Big Tent Democrat Makes It Clear: Obama Should Not Pick Clinton

Clinton supporters continue to push Hillary for VP, and have an unrealistic view of her impact on the ticket. Still, even if we follow their assumptions, at least as presented in this post, we have a strong case for not choosing Clinton. Big Tent Democrat believes that Clinton increases Obama’s margin of victory:

Pick Hillary as his VP and Obama will win in a landslide – a 7 to 10 point win. Don’t pick her and it will be a 2-5 point win. It is that simple, as it has been since June.

So, if this was true, Obama wins either way. A 2-5 point win is still a win. Sure, a 7-10 point win would be better, but not at the cost of having Hillary Clinton a heartbeat away from the presidency.

If Obama can win either way, there is no reason to compromise principle and choose a running mate who destroys his message of change. You cannot claim to have a ticket which will bring about change when you have a running mate who has adopted the same type of dishonest and unethical behavior as we have been protesting when it came from George Bush. You cannot run on based upon your opposition to the war from the start, and disagreement with the arguments for that war, when you choose a running mate who not only supported the war but echoed the Republicans in using fear of terrorism as an excuse to go to war. You cannot run as a post-partisan candidate with a big government junkie and proponent of the nanny-state who represents all the worst characteristics of the Democratic Party which must be eradicated if the Democrats are going to change from a minority party to a party which both can win and which deserves to govern.

If Big Ten Democrat is right and Obama wins either way, he should not choose Clinton even if she would bring in additional votes. The reality is far different as adding Clinton to the ticket would lower and not increase Obama’s vote in November.

The fault in Big Tent Democrat’s reasoning is making assumptions based upon current polls, which actually have virtually no value in predicting what will happen in November. If we paid attention to early polls, George H. W. Bush would have never lost to Bill Clinton. Michael Dukakis and John Kerry both looked like they would win in the summers before their defeats. There are simply far too few people paying attention until fall for current national polls to mean a thing, and there are many events ahead of us which will shape the outcome more than anything which has happened to date.

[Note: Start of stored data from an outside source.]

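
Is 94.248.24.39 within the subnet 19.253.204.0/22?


Subnet network: 19.253.204.0
Test IP AND mask: 94.248.24.0
No, 94.248.24.39 is not in 19.253.204.0/22


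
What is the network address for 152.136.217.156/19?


IP:   10011000.10001000.11011001.10011100
Mask: 11111111.11111111.11100000.00000000
AND operation:
Net:  10011000.10001000.11000000.00000000
Network: 152.136.192.0/19


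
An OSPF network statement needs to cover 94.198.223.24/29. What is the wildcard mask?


Subnet mask: 255.255.255.248
Wildcard = 255.255.255.255 - subnet mask
255 - 255 = 0
255 - 255 = 0
255 - 255 = 0
255 - 248 = 7
Wildcard: 0.0.0.7


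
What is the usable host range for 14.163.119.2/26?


Network: 14.163.119.0
Broadcast: 14.163.119.63
First usable = network + 1
Last usable = broadcast - 1
Range: 14.163.119.1 to 14.163.119.62


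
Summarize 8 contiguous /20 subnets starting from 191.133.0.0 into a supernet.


Original prefix: /20
Number of subnets: 8 = 2^3
New prefix = 20 - 3 = 17
Supernet: 191.133.0.0/17


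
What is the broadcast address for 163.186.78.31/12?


Network: 163.176.0.0/12
Host bits = 20
Set all host bits to 1:
Broadcast: 163.191.255.255


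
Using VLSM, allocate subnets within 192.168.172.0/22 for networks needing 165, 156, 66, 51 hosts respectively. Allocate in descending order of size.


165 hosts -> /24 (254 usable): 192.168.172.0/24
156 hosts -> /24 (254 usable): 192.168.173.0/24
66 hosts -> /25 (126 usable): 192.168.174.0/25
51 hosts -> /26 (62 usable): 192.168.174.128/26
Allocation: 192.168.172.0/24 (165 hosts, 254 usable); 192.168.173.0/24 (156 hosts, 254 usable); 192.168.174.0/25 (66 hosts, 126 usable); 192.168.174.128/26 (51 hosts, 62 usable)


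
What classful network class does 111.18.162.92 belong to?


First octet: 111
Binary: 01101111
0xxxxxxx -> Class A (1-126)
Class A, default mask 255.0.0.0 (/8)


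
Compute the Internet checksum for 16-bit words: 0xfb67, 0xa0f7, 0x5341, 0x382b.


Sum all words (with carry folding):
+ 0xfb67 = 0xfb67
+ 0xa0f7 = 0x9c5f
+ 0x5341 = 0xefa0
+ 0x382b = 0x27cc
One's complement: ~0x27cc
Checksum = 0xd833


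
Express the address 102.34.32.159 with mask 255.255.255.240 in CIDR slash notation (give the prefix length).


Binary: 11111111.11111111.11111111.11110000
Count leading 1s
Prefix: /28


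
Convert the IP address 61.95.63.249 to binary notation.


61 = 00111101
95 = 01011111
63 = 00111111
249 = 11111001
Binary: 00111101.01011111.00111111.11111001


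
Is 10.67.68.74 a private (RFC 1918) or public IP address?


RFC 1918 private ranges:
  10.0.0.0/8 (10.0.0.0 - 10.255.255.255)
  172.16.0.0/12 (172.16.0.0 - 172.31.255.255)
  192.168.0.0/16 (192.168.0.0 - 192.168.255.255)
Private (in 10.0.0.0/8)


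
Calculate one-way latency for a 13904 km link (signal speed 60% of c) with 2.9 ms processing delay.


Speed = 0.6 * 3e5 km/s = 180000 km/s
Propagation delay = 13904 / 180000 = 0.0772 s = 77.2444 ms
Processing delay = 2.9 ms
Total one-way latency = 80.1444 ms


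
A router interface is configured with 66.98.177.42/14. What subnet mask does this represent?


/14 means 14 network bits, 18 host bits
Binary: 11111111111111000000000000000000
Mask: 255.252.0.0


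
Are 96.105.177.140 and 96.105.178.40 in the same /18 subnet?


Mask: 255.255.192.0
96.105.177.140 AND mask = 96.105.128.0
96.105.178.40 AND mask = 96.105.128.0
Yes, same subnet (96.105.128.0)


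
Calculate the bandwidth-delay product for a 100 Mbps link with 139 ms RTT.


BDP = bandwidth * RTT
= 100 Mbps * 139 ms
= 100 * 1e6 * 139 / 1000 bits
= 13900000 bits
= 1737500 bytes
= 1696.7773 KB
BDP = 13900000 bits (1737500 bytes)


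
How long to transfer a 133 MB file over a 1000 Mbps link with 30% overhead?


Effective throughput = 1000 * (1 - 30/100) = 700 Mbps
File size in Mb = 133 * 8 = 1064 Mb
Time = 1064 / 700
Time = 1.52 seconds


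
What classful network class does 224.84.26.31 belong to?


First octet: 224
Binary: 11100000
1110xxxx -> Class D (224-239)
Class D (multicast), default mask N/A


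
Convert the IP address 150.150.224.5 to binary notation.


150 = 10010110
150 = 10010110
224 = 11100000
5 = 00000101
Binary: 10010110.10010110.11100000.00000101


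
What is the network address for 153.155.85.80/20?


IP:   10011001.10011011.01010101.01010000
Mask: 11111111.11111111.11110000.00000000
AND operation:
Net:  10011001.10011011.01010000.00000000
Network: 153.155.80.0/20


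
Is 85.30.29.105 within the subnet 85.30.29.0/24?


Subnet network: 85.30.29.0
Test IP AND mask: 85.30.29.0
Yes, 85.30.29.105 is in 85.30.29.0/24


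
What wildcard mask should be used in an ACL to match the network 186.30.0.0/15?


Subnet mask: 255.254.0.0
Wildcard = 255.255.255.255 - subnet mask
255 - 255 = 0
255 - 254 = 1
255 - 0 = 255
255 - 0 = 255
Wildcard: 0.1.255.255


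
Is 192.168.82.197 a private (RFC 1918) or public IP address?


RFC 1918 private ranges:
  10.0.0.0/8 (10.0.0.0 - 10.255.255.255)
  172.16.0.0/12 (172.16.0.0 - 172.31.255.255)
  192.168.0.0/16 (192.168.0.0 - 192.168.255.255)
Private (in 192.168.0.0/16)


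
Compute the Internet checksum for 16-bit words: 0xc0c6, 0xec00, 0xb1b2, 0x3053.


Sum all words (with carry folding):
+ 0xc0c6 = 0xc0c6
+ 0xec00 = 0xacc7
+ 0xb1b2 = 0x5e7a
+ 0x3053 = 0x8ecd
One's complement: ~0x8ecd
Checksum = 0x7132


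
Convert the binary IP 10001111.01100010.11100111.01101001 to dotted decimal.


10001111 = 143
01100010 = 98
11100111 = 231
01101001 = 105
IP: 143.98.231.105


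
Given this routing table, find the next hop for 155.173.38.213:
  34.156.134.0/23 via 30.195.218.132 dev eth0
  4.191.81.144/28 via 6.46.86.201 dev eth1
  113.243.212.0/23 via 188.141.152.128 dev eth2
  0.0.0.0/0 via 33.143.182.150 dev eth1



Longest prefix match for 155.173.38.213:
  /23 34.156.134.0: no
  /28 4.191.81.144: no
  /23 113.243.212.0: no
  /0 0.0.0.0: MATCH
Selected: next-hop 33.143.182.150 via eth1 (matched /0)


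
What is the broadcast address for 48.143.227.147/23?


Network: 48.143.226.0/23
Host bits = 9
Set all host bits to 1:
Broadcast: 48.143.227.255


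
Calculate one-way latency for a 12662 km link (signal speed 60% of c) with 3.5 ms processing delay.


Speed = 0.6 * 3e5 km/s = 180000 km/s
Propagation delay = 12662 / 180000 = 0.0703 s = 70.3444 ms
Processing delay = 3.5 ms
Total one-way latency = 73.8444 ms


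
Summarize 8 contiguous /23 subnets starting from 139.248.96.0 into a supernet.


Original prefix: /23
Number of subnets: 8 = 2^3
New prefix = 23 - 3 = 20
Supernet: 139.248.96.0/20


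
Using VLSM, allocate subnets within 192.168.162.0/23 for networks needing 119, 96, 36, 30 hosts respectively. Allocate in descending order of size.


119 hosts -> /25 (126 usable): 192.168.162.0/25
96 hosts -> /25 (126 usable): 192.168.162.128/25
36 hosts -> /26 (62 usable): 192.168.163.0/26
30 hosts -> /27 (30 usable): 192.168.163.64/27
Allocation: 192.168.162.0/25 (119 hosts, 126 usable); 192.168.162.128/25 (96 hosts, 126 usable); 192.168.163.0/26 (36 hosts, 62 usable); 192.168.163.64/27 (30 hosts, 30 usable)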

Polls have an even tougher time than usual in predicting the outcome as nobody knows for sure who will turn out to vote. If Obama is able to get the young to turn out for him the way he did in the primaries, he wins by a big margin (and adding Clinton to the ticket will not help him there). Marc Ambinder points out that, “right now, the type of voter who’s paying attention is primed to support John McCain. After the conventions, when younger voters typically tune in — and by younger here, I mean, under 55 or so — then Obama’s margins will widen because these folks are his folks.”

The election will be decided largely by the conventions, the debates, and by events between now and November which we cannot predict. Obama has the edge, both in the polls and due to many tends which favor the Democrats in 2008, but the results are not yet certain and current polls are of little value. What is clear is that Hillary Clinton would make a poor running mate and certainly should not be vice president.